Former employees: Gone but (passwords) not forgotten
Contributed Article: by Joe Siegrist, Founder and CEO of LastPass
Security is a buzzword right now – from cyber security to password security, it’s got everyone talking. When it comes to employees and passwords, IT departments try to take all the necessary precautions to ensure the business is secure. But what happens when an employee leaves a company? What security risks should businesses be aware of after an employee leaves (either voluntarily or otherwise)? Taking action following a change in staff is important for every company, but small and micro businesses may need more help. Many smaller businesses rely heavily on technology but aren’t big enough to support full time IT employees or departments, so may not know best practices for computer and data security.
While it’s best if your company has security processes in place before an employee leaves, in the event that they aren’t implemented, there are a few steps the company should immediately take.
- Deactivate the employee’s computer and accounts. Ideally, this should be done immediately upon termination. Change passwords for accounts they had access to, including conference lines and building codes. If you wait too long to do this, the ex-employee may have time to access company information to destroy, compromise, or steal from a remote site – even if their computer and other company devices have been confiscated prior to their departure.
- Collect all company devices, including computers, cellphones, tablets, security cards, credit cards, company manuals, and any other sensitive material or anything that provides access to that information. Preferably, this should be done before the employee leaves the office for the last time. The longer it takes you to deactivate accounts and computers, the more time an employee has to alter information (like file creation dates), completely delete files (evidence of misconduct or theft), or commit fraudulent acts (entering new data, loading new software, moving data). For the safety of your employees, it may also be advisable to change the locks and security access codes.
- Debrief the employee on confidentiality. If the employee signed a non-disclosure, non-compete, or non-solicitation agreement, review the document to make sure the employee is clear on their obligation not to reveal information on the company. Now that you’ve taken care of the immediate needs of securing your company’s information, you can focus on implementing some security structures that will not only better protect your business, but will also make your life easier the next time an employee leaves.
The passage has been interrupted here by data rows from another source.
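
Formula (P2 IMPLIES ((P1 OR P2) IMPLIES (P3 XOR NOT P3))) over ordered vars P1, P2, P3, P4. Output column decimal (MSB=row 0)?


Formula: (P2 IMPLIES ((P1 OR P2) IMPLIES (P3 XOR NOT P3))) over P1, P2, P3, P4 (16 rows)
Evaluate each row (bits = P1,P2,P3,P4, MSB first):
  row 0 [0000]: (0 IMPLIES ((0 OR 0) IMPLIES (0 XOR NOT 0))) -> 1
  row 1 [0001]: (0 IMPLIES ((0 OR 0) IMPLIES (0 XOR NOT 0))) -> 1
  row 2 [0010]: (0 IMPLIES ((0 OR 0) IMPLIES (1 XOR NOT 1))) -> 1
  row 3 [0011]: (0 IMPLIES ((0 OR 0) IMPLIES (1 XOR NOT 1))) -> 1
  row 4 [0100]: (1 IMPLIES ((0 OR 1) IMPLIES (0 XOR NOT 0))) -> 1
  row 5 [0101]: (1 IMPLIES ((0 OR 1) IMPLIES (0 XOR NOT 0))) -> 1
  row 6 [0110]: (1 IMPLIES ((0 OR 1) IMPLIES (1 XOR NOT 1))) -> 1
  row 7 [0111]: (1 IMPLIES ((0 OR 1) IMPLIES (1 XOR NOT 1))) -> 1
  row 8 [1000]: (0 IMPLIES ((1 OR 0) IMPLIES (0 XOR NOT 0))) -> 1
  row 9 [1001]: (0 IMPLIES ((1 OR 0) IMPLIES (0 XOR NOT 0))) -> 1
  row 10 [1010]: (0 IMPLIES ((1 OR 0) IMPLIES (1 XOR NOT 1))) -> 1
  row 11 [1011]: (0 IMPLIES ((1 OR 0) IMPLIES (1 XOR NOT 1))) -> 1
  row 12 [1100]: (1 IMPLIES ((1 OR 1) IMPLIES (0 XOR NOT 0))) -> 1
  row 13 [1101]: (1 IMPLIES ((1 OR 1) IMPLIES (0 XOR NOT 0))) -> 1
  row 14 [1110]: (1 IMPLIES ((1 OR 1) IMPLIES (1 XOR NOT 1))) -> 1
  row 15 [1111]: (1 IMPLIES ((1 OR 1) IMPLIES (1 XOR NOT 1))) -> 1
Full result column, 4 rows per line (P1,P2 fixed per line; P3,P4 runs 00..11 left to right):
  rows 0-3 [P1,P2=00]: 1111  = hex F
  rows 4-7 [P1,P2=01]: 1111  = hex F
  rows 8-11 [P1,P2=10]: 1111  = hex F
  rows 12-15 [P1,P2=11]: 1111  = hex F
Output column (row 0 .. row 15) = 1111111111111111
Output column grouped in 4s = 1111 1111 1111 1111 = 0xFFFF
Convert to decimal digit by digit (value = value*16 + digit):
  F -> 15
  15*16 + 15 (F) = 255
  255*16 + 15 (F) = 4095
  4095*16 + 15 (F) = 65535
Decimal = 65535

65535


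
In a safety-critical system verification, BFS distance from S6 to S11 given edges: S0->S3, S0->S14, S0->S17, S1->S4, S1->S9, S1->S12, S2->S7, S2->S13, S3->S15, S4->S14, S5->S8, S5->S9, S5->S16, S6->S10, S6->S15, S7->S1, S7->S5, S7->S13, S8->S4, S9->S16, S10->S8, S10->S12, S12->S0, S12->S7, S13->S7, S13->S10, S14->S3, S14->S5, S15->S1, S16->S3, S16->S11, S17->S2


BFS layer-by-layer from S6:
  dist 0: {S6}
  dist 1: {S10, S15}
  dist 2: {S1, S8, S12}
  dist 3: {S0, S4, S7, S9}
  dist 4: {S3, S5, S13, S14, S16, S17}
  dist 5: {S2, S11}
  -> S11 reached at distance 5
Shortest path length = 5

5


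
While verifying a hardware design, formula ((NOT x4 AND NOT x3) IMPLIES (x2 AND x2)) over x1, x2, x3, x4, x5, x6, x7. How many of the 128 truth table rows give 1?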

- You need better control of your passwords. How many passwords do you have between your personal and work life? My guess is that it’s more than you even realize, and ideally each of those accounts should have a strong, unique password. Unfortunately, that is too much for most people to remember and we end up writing our passwords on sticky notes or Word documents saved on the computer. This is a habit you and your employees need to break. Keep your passwords somewhere where you, and only you, know where they are and have access to – a password manager, an encrypted file, or a similar system that works for you. Make sure it is a place you can store unique passwords for each account and keep track of them. Now that all your passwords are in one, safe location, shred those Post-Its or delete the unsecured Word document. Finally, if you haven’t already don’t so, go through your accounts and make a unique password for each of them.
- You need better passwords. Speaking of passwords, they should be stronger. Hackers use computer systems that are able to recognize the “tricks” humans are likely to use to try to make better passwords. Use a complex combination of capital and lowercase letters, numbers, symbols, and if possible, stay away from dictionary words. Using a password generator that creates random, long passwords is the ideal solution.
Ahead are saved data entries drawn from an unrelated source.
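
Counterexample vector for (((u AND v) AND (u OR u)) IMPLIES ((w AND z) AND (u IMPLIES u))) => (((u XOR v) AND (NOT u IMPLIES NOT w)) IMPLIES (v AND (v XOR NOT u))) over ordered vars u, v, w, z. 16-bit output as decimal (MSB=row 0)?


F1 = (((u AND v) AND (u OR u)) IMPLIES ((w AND z) AND (u IMPLIES u)))
F2 = (((u XOR v) AND (NOT u IMPLIES NOT w)) IMPLIES (v AND (v XOR NOT u)))
Counterexample to F1=>F2 is where F1=1 and F2=0.
Evaluate each row (bits = u,v,w,z, MSB first):
  row 0 [0000]: F1=1 F2=1 -> F1&~F2 -> 0
  row 1 [0001]: F1=1 F2=1 -> F1&~F2 -> 0
  row 2 [0010]: F1=1 F2=1 -> F1&~F2 -> 0
  row 3 [0011]: F1=1 F2=1 -> F1&~F2 -> 0
  row 4 [0100]: F1=1 F2=0 -> F1&~F2 -> 1
  row 5 [0101]: F1=1 F2=0 -> F1&~F2 -> 1
  row 6 [0110]: F1=1 F2=1 -> F1&~F2 -> 0
  row 7 [0111]: F1=1 F2=1 -> F1&~F2 -> 0
  row 8 [1000]: F1=1 F2=0 -> F1&~F2 -> 1
  row 9 [1001]: F1=1 F2=0 -> F1&~F2 -> 1
  row 10 [1010]: F1=1 F2=0 -> F1&~F2 -> 1
  row 11 [1011]: F1=1 F2=0 -> F1&~F2 -> 1
  row 12 [1100]: F1=0 F2=1 -> F1&~F2 -> 0
  row 13 [1101]: F1=0 F2=1 -> F1&~F2 -> 0
  row 14 [1110]: F1=0 F2=1 -> F1&~F2 -> 0
  row 15 [1111]: F1=1 F2=1 -> F1&~F2 -> 0
Full result column, 4 rows per line (u,v fixed per line; w,z runs 00..11 left to right):
  rows 0-3 [u,v=00]: 0000  = hex 0
  rows 4-7 [u,v=01]: 1100  = hex C
  rows 8-11 [u,v=10]: 1111  = hex F
  rows 12-15 [u,v=11]: 0000  = hex 0
Counterexample vector (row 0 .. row 15) = 0000110011110000
Output column grouped in 4s = 0000 1100 1111 0000 = 0x0CF0
Convert to decimal digit by digit (value = value*16 + digit):
  0 -> 0
  0*16 + 12 (C) = 12
  12*16 + 15 (F) = 207
  207*16 + 0 = 3312
Decimal = 3312

3312


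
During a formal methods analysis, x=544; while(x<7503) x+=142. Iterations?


Step 1: x goes from 544 toward 7503 by 142; the body runs while x<7503, so iterations = ceil((bound-start)/step)
Step 2: Distance=6959
Step 3: ceil(6959/142)=50

50


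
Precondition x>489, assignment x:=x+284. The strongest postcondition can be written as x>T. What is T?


Formula: sp(P, x:=E) = exists old_x. (x = E[old_x/x]) AND P[old_x/x] (old_x is the value of x before the assignment; eliminate old_x by solving x = E[old_x/x] for old_x)
Step 1: Precondition P: x>489, i.e. old_x > 489
Step 2: Assignment gives x = old_x + 284, so old_x = x - 284
Step 3: Substitute into P: x - 284 > 489
Step 4: Simplify: x > 489+284 = 773

773


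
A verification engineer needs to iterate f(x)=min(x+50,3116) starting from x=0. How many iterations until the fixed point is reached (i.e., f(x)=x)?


Step 1: x=0, cap=3116, increment=50
Step 2: x grows by 50 each step until capped at 3116; fixed point is x=3116
Step 3: iterations = ceil(3116/50) = 63

63


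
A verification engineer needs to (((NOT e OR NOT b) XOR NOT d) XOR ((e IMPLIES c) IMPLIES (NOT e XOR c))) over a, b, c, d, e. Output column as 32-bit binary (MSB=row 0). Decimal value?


Formula: (((NOT e OR NOT b) XOR NOT d) XOR ((e IMPLIES c) IMPLIES (NOT e XOR c))) over a, b, c, d, e (32 rows)
Evaluate each row (bits = a,b,c,d,e, MSB first):
  row 0 [00000]: (((NOT 0 OR NOT 0) XOR NOT 0) XOR ((0 IMPLIES 0) IMPLIES (NOT 0 XOR 0))) -> 1
  row 1 [00001]: (((NOT 1 OR NOT 0) XOR NOT 0) XOR ((1 IMPLIES 0) IMPLIES (NOT 1 XOR 0))) -> 1
  row 2 [00010]: (((NOT 0 OR NOT 0) XOR NOT 1) XOR ((0 IMPLIES 0) IMPLIES (NOT 0 XOR 0))) -> 0
  row 3 [00011]: (((NOT 1 OR NOT 0) XOR NOT 1) XOR ((1 IMPLIES 0) IMPLIES (NOT 1 XOR 0))) -> 0
  row 4 [00100]: (((NOT 0 OR NOT 0) XOR NOT 0) XOR ((0 IMPLIES 1) IMPLIES (NOT 0 XOR 1))) -> 0
  row 5 [00101]: (((NOT 1 OR NOT 0) XOR NOT 0) XOR ((1 IMPLIES 1) IMPLIES (NOT 1 XOR 1))) -> 1
  row 6 [00110]: (((NOT 0 OR NOT 0) XOR NOT 1) XOR ((0 IMPLIES 1) IMPLIES (NOT 0 XOR 1))) -> 1
  row 7 [00111]: (((NOT 1 OR NOT 0) XOR NOT 1) XOR ((1 IMPLIES 1) IMPLIES (NOT 1 XOR 1))) -> 0
  row 8 [01000]: (((NOT 0 OR NOT 1) XOR NOT 0) XOR ((0 IMPLIES 0) IMPLIES (NOT 0 XOR 0))) -> 1
  row 9 [01001]: (((NOT 1 OR NOT 1) XOR NOT 0) XOR ((1 IMPLIES 0) IMPLIES (NOT 1 XOR 0))) -> 0
  row 10 [01010]: (((NOT 0 OR NOT 1) XOR NOT 1) XOR ((0 IMPLIES 0) IMPLIES (NOT 0 XOR 0))) -> 0
  row 11 [01011]: (((NOT 1 OR NOT 1) XOR NOT 1) XOR ((1 IMPLIES 0) IMPLIES (NOT 1 XOR 0))) -> 1
  row 12 [01100]: (((NOT 0 OR NOT 1) XOR NOT 0) XOR ((0 IMPLIES 1) IMPLIES (NOT 0 XOR 1))) -> 0
  row 13 [01101]: (((NOT 1 OR NOT 1) XOR NOT 0) XOR ((1 IMPLIES 1) IMPLIES (NOT 1 XOR 1))) -> 0
  row 14 [01110]: (((NOT 0 OR NOT 1) XOR NOT 1) XOR ((0 IMPLIES 1) IMPLIES (NOT 0 XOR 1))) -> 1
  row 15 [01111]: (((NOT 1 OR NOT 1) XOR NOT 1) XOR ((1 IMPLIES 1) IMPLIES (NOT 1 XOR 1))) -> 1
  row 16 [10000]: (((NOT 0 OR NOT 0) XOR NOT 0) XOR ((0 IMPLIES 0) IMPLIES (NOT 0 XOR 0))) -> 1
  row 17 [10001]: (((NOT 1 OR NOT 0) XOR NOT 0) XOR ((1 IMPLIES 0) IMPLIES (NOT 1 XOR 0))) -> 1
  row 18 [10010]: (((NOT 0 OR NOT 0) XOR NOT 1) XOR ((0 IMPLIES 0) IMPLIES (NOT 0 XOR 0))) -> 0
  row 19 [10011]: (((NOT 1 OR NOT 0) XOR NOT 1) XOR ((1 IMPLIES 0) IMPLIES (NOT 1 XOR 0))) -> 0
  row 20 [10100]: (((NOT 0 OR NOT 0) XOR NOT 0) XOR ((0 IMPLIES 1) IMPLIES (NOT 0 XOR 1))) -> 0
  row 21 [10101]: (((NOT 1 OR NOT 0) XOR NOT 0) XOR ((1 IMPLIES 1) IMPLIES (NOT 1 XOR 1))) -> 1
  row 22 [10110]: (((NOT 0 OR NOT 0) XOR NOT 1) XOR ((0 IMPLIES 1) IMPLIES (NOT 0 XOR 1))) -> 1
  row 23 [10111]: (((NOT 1 OR NOT 0) XOR NOT 1) XOR ((1 IMPLIES 1) IMPLIES (NOT 1 XOR 1))) -> 0
  row 24 [11000]: (((NOT 0 OR NOT 1) XOR NOT 0) XOR ((0 IMPLIES 0) IMPLIES (NOT 0 XOR 0))) -> 1
  row 25 [11001]: (((NOT 1 OR NOT 1) XOR NOT 0) XOR ((1 IMPLIES 0) IMPLIES (NOT 1 XOR 0))) -> 0
  row 26 [11010]: (((NOT 0 OR NOT 1) XOR NOT 1) XOR ((0 IMPLIES 0) IMPLIES (NOT 0 XOR 0))) -> 0
  row 27 [11011]: (((NOT 1 OR NOT 1) XOR NOT 1) XOR ((1 IMPLIES 0) IMPLIES (NOT 1 XOR 0))) -> 1
  row 28 [11100]: (((NOT 0 OR NOT 1) XOR NOT 0) XOR ((0 IMPLIES 1) IMPLIES (NOT 0 XOR 1))) -> 0
  row 29 [11101]: (((NOT 1 OR NOT 1) XOR NOT 0) XOR ((1 IMPLIES 1) IMPLIES (NOT 1 XOR 1))) -> 0
  row 30 [11110]: (((NOT 0 OR NOT 1) XOR NOT 1) XOR ((0 IMPLIES 1) IMPLIES (NOT 0 XOR 1))) -> 1
  row 31 [11111]: (((NOT 1 OR NOT 1) XOR NOT 1) XOR ((1 IMPLIES 1) IMPLIES (NOT 1 XOR 1))) -> 1
Full result column, 4 rows per line (a,b,c fixed per line; d,e runs 00..11 left to right):
  rows 0-3 [a,b,c=000]: 1100  = hex C
  rows 4-7 [a,b,c=001]: 0110  = hex 6
  rows 8-11 [a,b,c=010]: 1001  = hex 9
  rows 12-15 [a,b,c=011]: 0011  = hex 3
  rows 16-19 [a,b,c=100]: 1100  = hex C
  rows 20-23 [a,b,c=101]: 0110  = hex 6
  rows 24-27 [a,b,c=110]: 1001  = hex 9
  rows 28-31 [a,b,c=111]: 0011  = hex 3
Output column (row 0 .. row 31) = 11000110100100111100011010010011
Output column grouped in 4s = 1100 0110 1001 0011 1100 0110 1001 0011 = 0xC693C693
Convert to decimal digit by digit (value = value*16 + digit):
  C -> 12
  12*16 + 6 = 198
  198*16 + 9 = 3177
  3177*16 + 3 = 50835
  50835*16 + 12 (C) = 813372
  813372*16 + 6 = 13013958
  13013958*16 + 9 = 208223337
  208223337*16 + 3 = 3331573395
Decimal = 3331573395

3331573395


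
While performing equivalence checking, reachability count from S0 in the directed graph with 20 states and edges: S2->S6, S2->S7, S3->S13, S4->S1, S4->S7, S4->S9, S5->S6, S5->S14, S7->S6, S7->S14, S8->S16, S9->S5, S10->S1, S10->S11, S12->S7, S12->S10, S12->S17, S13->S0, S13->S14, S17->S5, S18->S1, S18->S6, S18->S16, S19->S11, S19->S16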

- Your password isn’t safe if you give it away. Although account sharing can be convenient, it’s not worth the risks. It makes the company more vulnerable to attack since accounts are accessible by multiple employees (who may or may not have clearance to the information they are accessing). In general, it is important to know who has access to what information, when, and from where. If something unfortunate happens to the company, like theft or leaked information, there will be no way of telling which employee is responsible. If you give out the password to the wrong person and they cause damage – physical or reputation – you may be liable, which leads me to my next point.
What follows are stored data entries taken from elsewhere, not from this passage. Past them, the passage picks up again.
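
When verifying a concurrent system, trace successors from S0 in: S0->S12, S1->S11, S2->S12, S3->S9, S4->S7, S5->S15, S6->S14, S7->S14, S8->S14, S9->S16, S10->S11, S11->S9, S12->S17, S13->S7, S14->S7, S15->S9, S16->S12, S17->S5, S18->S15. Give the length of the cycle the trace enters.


Trace from S0 until a state repeats:
  S0 -> S12 -> S17 -> S5 -> S15 -> S9 -> S16 -> S12
S12 first seen at step 1, revisited at step 7.
Cycle length = 7 - 1 = 6

6


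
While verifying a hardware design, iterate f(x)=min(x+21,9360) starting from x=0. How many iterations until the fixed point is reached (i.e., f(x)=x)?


Step 1: x=0, cap=9360, increment=21
Step 2: x grows by 21 each step until capped at 9360; fixed point is x=9360
Step 3: iterations = ceil(9360/21) = 446

446


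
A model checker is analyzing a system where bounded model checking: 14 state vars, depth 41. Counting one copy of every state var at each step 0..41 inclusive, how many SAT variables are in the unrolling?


BMC unrolls to depth k, creating one copy of each state var for steps 0..k.
Step count = 41 + 1 = 42 (steps 0 through 41)
Vars per step = 14
Total = 14 * 42 = 588

588


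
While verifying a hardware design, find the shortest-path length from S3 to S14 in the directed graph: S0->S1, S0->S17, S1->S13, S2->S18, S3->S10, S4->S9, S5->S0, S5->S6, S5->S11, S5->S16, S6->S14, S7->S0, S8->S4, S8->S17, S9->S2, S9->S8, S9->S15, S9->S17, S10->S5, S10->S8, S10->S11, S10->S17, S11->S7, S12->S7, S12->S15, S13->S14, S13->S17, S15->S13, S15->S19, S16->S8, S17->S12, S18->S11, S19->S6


BFS layer-by-layer from S3:
  dist 0: {S3}
  dist 1: {S10}
  dist 2: {S5, S8, S11, S17}
  dist 3: {S0, S4, S6, S7, S12, S16}
  dist 4: {S1, S9, S14, S15}
  -> S14 reached at distance 4
Shortest path length = 4

4


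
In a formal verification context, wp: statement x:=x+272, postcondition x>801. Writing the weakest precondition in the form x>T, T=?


Formula: wp(x:=E, P) = P[E/x] (substitute E for x in postcondition)
Step 1: Postcondition: x>801
Step 2: Substitute x+272 for x: x+272>801
Step 3: Solve for x: x > 801-272 = 529

529


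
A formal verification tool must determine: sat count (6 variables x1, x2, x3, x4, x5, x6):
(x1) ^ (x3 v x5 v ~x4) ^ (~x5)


CNF with 3 clauses over 6 vars (64 assignments).
An assignment satisfies CNF iff every clause has >=1 true literal.
Check each row (bits = x1,x2,x3,x4,x5,x6; clause T/F shown):
  row 0 [000000]: clauses=FTT -> 0
  row 1 [000001]: clauses=FTT -> 0
  row 2 [000010]: clauses=FTF -> 0
  row 3 [000011]: clauses=FTF -> 0
  row 4 [000100]: clauses=FFT -> 0
  (every remaining row is evaluated the same way; all 64 results are listed next)
Full result column, 8 rows per line (x1,x2,x3 fixed per line; x4,x5,x6 runs 000..111 left to right):
  rows 0-7 [x1,x2,x3=000]: 00000000  (ones: 0)
  rows 8-15 [x1,x2,x3=001]: 00000000  (ones: 0)
  rows 16-23 [x1,x2,x3=010]: 00000000  (ones: 0)
  rows 24-31 [x1,x2,x3=011]: 00000000  (ones: 0)
  rows 32-39 [x1,x2,x3=100]: 11000000  (ones: 2)
  rows 40-47 [x1,x2,x3=101]: 11001100  (ones: 4)
  rows 48-55 [x1,x2,x3=110]: 11000000  (ones: 2)
  rows 56-63 [x1,x2,x3=111]: 11001100  (ones: 4)
Satisfying assignments = 0+0+0+0+2+4+2+4 = 12

12


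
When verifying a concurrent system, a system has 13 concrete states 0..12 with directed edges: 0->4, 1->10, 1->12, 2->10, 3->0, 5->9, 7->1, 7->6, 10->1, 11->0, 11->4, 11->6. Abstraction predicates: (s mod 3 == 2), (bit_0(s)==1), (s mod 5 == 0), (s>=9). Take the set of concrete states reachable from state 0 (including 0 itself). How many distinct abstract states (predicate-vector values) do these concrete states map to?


BFS from 0:
Concrete reachable: {0, 4}
Abstract via predicates (s mod 3 == 2), (bit_0(s)==1), (s mod 5 == 0), (s>=9):
  (0,0,0,0) <- {4}
  (0,0,1,0) <- {0}
Distinct abstract states = 2

2


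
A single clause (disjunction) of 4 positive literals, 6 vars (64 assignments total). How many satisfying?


Step 1: Total=2^6=64
Step 2: Unsat when all 4 false: 2^2=4
Step 3: Sat=64-4=60

60


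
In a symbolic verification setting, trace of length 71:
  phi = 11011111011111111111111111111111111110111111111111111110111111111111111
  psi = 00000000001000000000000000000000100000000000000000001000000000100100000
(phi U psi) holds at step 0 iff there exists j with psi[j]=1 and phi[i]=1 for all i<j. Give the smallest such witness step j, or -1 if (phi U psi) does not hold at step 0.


(phi U psi) at 0: need smallest j with psi[j]=1 and phi[i]=1 for all i in [0,j).
Scan from step 0:
  step 0: phi=1, psi=0 -> continue
  step 1: phi=1, psi=0 -> continue
  step 2: phi=0 -> phi-prefix broken from here
  step 10: psi=1 but phi already failed -> not a witness
  step 32: psi=1 but phi already failed -> not a witness
  step 52: psi=1 but phi already failed -> not a witness
  step 62: psi=1 but phi already failed -> not a witness
  step 65: psi=1 but phi already failed -> not a witness
  end of trace: no witness -> -1
Witness step = -1

-1


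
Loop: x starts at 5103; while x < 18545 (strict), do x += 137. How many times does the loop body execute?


Step 1: x goes from 5103 toward 18545 by 137; the body runs while x<18545, so iterations = ceil((bound-start)/step)
Step 2: Distance=13442
Step 3: ceil(13442/137)=99

99


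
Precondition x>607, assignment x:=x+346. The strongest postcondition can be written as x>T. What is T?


Formula: sp(P, x:=E) = exists old_x. (x = E[old_x/x]) AND P[old_x/x] (old_x is the value of x before the assignment; eliminate old_x by solving x = E[old_x/x] for old_x)
Step 1: Precondition P: x>607, i.e. old_x > 607
Step 2: Assignment gives x = old_x + 346, so old_x = x - 346
Step 3: Substitute into P: x - 346 > 607
Step 4: Simplify: x > 607+346 = 953

953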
- Maintain information on employee access and perform frequent audits. Set up a system that requires employees to use unique passwords to gain access to their accounts and information – ones that make it difficult to share password information. Access rights vary because of different security levels, job descriptions, and locations across the network. Maintain a secure database that keeps track of each employee’s access level, what they have access to, and passwords associated with that access. When an employee leaves, use this to create a checklist that their supervisor can use to disable their access rights, and limit their error in doing so. Perform audits on accounts and enforce a strong password policy that requires that they are changed frequently. And remember, threats don’t always come from the outside – there can be intentional theft, lost or stolen devices, or accidental exposure. The more you are aware of what information is where and who has access to it, the more equipped you will be to handle a disaster.
- Separate personal and financial data. Implement network segmentation to restrict inter-systems access. Set permissions within your network so that employees only have access to information as needed to do their job.
- Last but not least, educate your employees. Develop an effective educational system that informs employees about the dangers of password and account sharing. Explain why security is important and essential to the functions of the company, and how they can contribute to the security through their everyday actions.
Though there is an upfront investment in taking the time and effort to put better security measures in place, the return on investment is massive when mitigating the likelihood of incidents with departing employees, which can cause untold damage to company assets and reputation.